Function for constructing model matrix columns representing primary suppressed difference cells

Usage

KDisclosurePrimary(
  data,
  x,
  crossTable,
  freqVar,
  mc_hierarchies = NULL,
  coalition = 1,
  upper_bound = Inf,
  targeting = default_targeting,
  print_frames = FALSE,
  ...
)

Value

dgCMatrix corresponding to primary suppressed cells

Arguments

data

a data.frame representing the data set

x

ModelMatrix generated by parent function

crossTable

crossTable generated by parent function

freqVar

name of the frequency variable in data

mc_hierarchies

a hierarchy representing meaningful combinations to be protected. Default value is NULL.

coalition

numeric vector of length one, representing possible size of an attacking coalition. This parameter corresponds to the parameter k in the definition of k-disclosure.

upper_bound

Numeric value specifying the maximum cell frequency for which disclosure of belonging to the cell may be regarded as unacceptable.
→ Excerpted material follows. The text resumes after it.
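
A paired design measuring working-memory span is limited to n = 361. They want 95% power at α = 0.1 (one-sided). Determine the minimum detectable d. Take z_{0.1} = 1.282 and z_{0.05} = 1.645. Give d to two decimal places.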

When freq > upper_bound, disclosure of belonging to the cell is regarded as acceptable regardless of the specification of the sensitive parameter. Default is Inf. Note that this parameter may also be useful for reducing computational burden.

targeting

NULL, a list, or a function that returns a list specifying attribute disclosure scenarios. See Details. Default is default_targeting.

print_frames

Logical or character. If TRUE, additional data frames are printed to the console. When mc_hierarchies is used, this includes a data frame with hidden results. In addition, a data frame containing the primary suppressed difference cells is printed. If set to "primary_cells", only the primary suppressed difference cells are printed. The default is FALSE.

...

parameters passed to children functions

Author

Daniel P. Lupp and Øyvind Langsrud

Details

The targeting specification is a named list that may contain the following optional elements. References to crossTable below refer to a data frame that may be extended after applying mc_hierarchies.

identifying

A data frame containing selected rows from crossTable. Membership in the cells represented by these rows is regarded as information that an intruder may already know. If omitted, it defaults to crossTable.

sensitive

A data frame containing selected rows from crossTable. If an intruder can infer membership in the cells represented by these rows, this is considered an unacceptable disclosure, subject to any further specification provided by is_sensitive. If omitted, it defaults to crossTable.

is_sensitive

A data frame with the same structure as sensitive, but with logical variables. It indicates which codes in sensitive are regarded as sensitive. When specified, disclosure is assessed by which codes within a revealed cell are disclosed. If omitted, it is equivalent to a data frame where all elements are TRUE.

exclude_relations

A specification defining identifying–sensitive relations that are ignored. This may be given either as a sparse logical matrix (or a dummy matrix with values 0/1), or as a list of lists. In the matrix form, rows correspond to rows in sensitive (or crossTable if sensitive is not specified), and columns correspond to rows in identifying (or crossTable if identifying is not specified). In the list form, each list element specifies a set of relations by selecting rows from identifying and/or sensitive defined above. Each element may contain the components identifying and sensitive; omitted components default to all rows of the corresponding element. The full list jointly defines the relations to be excluded.

include_relations

As for exclude_relations, but defining the identifying–sensitive relations that are considered. Only the relations specified are included; all others are ignored.